Sebagai ultimatum, dia meminta ibu saya untuk mengeluarkan surat pernyataan yang menjelaskan bahwa dia sebenarnya seorang simpanan dan hal ini menyebabkan perbedaan dalam catatan baptisan saya. Ia bahkan meminta mereka untuk mendapatkan akta nikah istri sah ayah saya untuk memverifikasi identitasnya.
Dia hanya menolak memberi saya catatan.
Kecewa
Undangan telah dibagikan. Reservasi hotel telah dilakukan. Hari libur telah diserahkan. Tempat telah dipesan. Mantel sudah terpasang. Setengah juta peso telah dihabiskan. Seminar dihadiri.
Petugas ini menyatakan bahwa meskipun saya sudah dibaptis dan dikukuhkan, saya tidak bisa mendapatkan persyaratan saya kecuali ibu saya menemukan salinan asli akta nikah ayah saya atau menyiapkan pernyataan tertulis yang melucuti martabatnya.
Saya berhenti menghadiri Misa.
Sebaliknya, ibu saya selalu kecewa terhadap gereja. Skenario terburuk semuanya disebabkan oleh kesalahan ketik yang diperburuk oleh petugas paroki yang kejam dan haus kekuasaan.
Tunangan saya pergi ke gereja tempat kami akan menikah untuk menjelaskan situasinya. Mereka merasa ngeri dan menjelaskan bahwa persyaratan itu hanya diperlukan untuk mengonfirmasi bahwa saya telah menerima sakramen. Menghantui kehidupan orang tuaku di depan umum tidak lagi diperlukan.
Tiket ke surga?
Suatu malam saya melihat petugas di sebuah toko teh. Dia mempunyai ekspresi sombong yang sama seperti teman sekelasku di kelas tiga. Saya mengambil fotonya dan menanyakan namanya.
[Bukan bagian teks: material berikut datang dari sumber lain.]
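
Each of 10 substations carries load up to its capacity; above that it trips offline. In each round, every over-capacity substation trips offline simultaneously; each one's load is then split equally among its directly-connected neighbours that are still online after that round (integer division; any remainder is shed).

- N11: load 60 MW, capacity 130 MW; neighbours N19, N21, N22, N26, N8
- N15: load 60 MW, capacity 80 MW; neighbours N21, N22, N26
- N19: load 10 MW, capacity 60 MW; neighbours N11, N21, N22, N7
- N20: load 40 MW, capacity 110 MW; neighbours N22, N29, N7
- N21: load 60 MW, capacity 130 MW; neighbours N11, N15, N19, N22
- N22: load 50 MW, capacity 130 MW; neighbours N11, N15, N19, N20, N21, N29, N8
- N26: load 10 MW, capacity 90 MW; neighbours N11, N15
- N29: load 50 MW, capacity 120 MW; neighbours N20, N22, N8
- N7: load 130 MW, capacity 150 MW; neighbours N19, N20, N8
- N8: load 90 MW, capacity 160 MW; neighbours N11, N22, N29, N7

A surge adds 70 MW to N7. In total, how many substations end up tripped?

Round 1 — N7 at 200 > 150. N7 trips offline.
  N7 sheds 200 MW to N19, N20, N8: 66 each (2 lost).
    N19: 10+66 = 76 > 60
    N20: 40+66 = 106 ≤ 110
    N8: 90+66 = 156 ≤ 160
Round 2 — N19 trips offline.
  N19 sheds 76 MW to N11, N21, N22: 25 each (1 lost).
    N11: 60+25 = 85 ≤ 130
    N21: 60+25 = 85 ≤ 130
    N22: 50+25 = 75 ≤ 130
No further trips.

2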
Saya mencari di Google dan menemukan dia dengan bangga menulis postingan Facebook yang bersinggungan dengan Kardinal Tagle, membuat lencana untuk Knights of Columbus, dan pergi kencan grup dengan para fanatik gereja yang fanatik.
Di permukaan, seseorang akan mengatakan bahwa ia memiliki paspor ke surga, namun ia tidak memiliki rahmat atau pengertian seperti Paus Fransiskus, yang memastikan bahwa anak-anak dari ibu yang belum menikah mendapat perlakuan yang adil.
Saya mengatakan kepada ibu saya bahwa kami dapat mengajukan kasus administratif/perdata untuk ganti rugi. Ibu saya, yang 28 tahun lalu memilih untuk membesarkan saya daripada mengaborsi saya, mengatakan bahwa saya sebaiknya melakukan hal yang seperti Kristus dan memaafkan petugas paroki.
Syukurlah, aku menyadari bahwa bahkan ketika orang-orang dewasa yang menganggap diri benar berkeliaran di seluruh dunia dan memberitahuku bahwa aku adalah pengantin gereja yang tidak sah, aku 101% yakin bahwa Tuhan mengasihiku karena Dia memberiku orang yang baik secara sah seperti yang dimiliki seorang ibu. – Rappler.com
Helen Mary Labao adalah seorang insinyur geodesi, penulis lepas, dan pengembang web.
saya sedang berbicara adalah platform Rappler untuk berbagi ide, memicu diskusi, dan mengambil tindakan! membagikan kamu saya sedang berbicara artikel bersama kami: [email protected].
Beri tahu kami pendapat Anda tentang artikel ini di bagian komentar di bawah.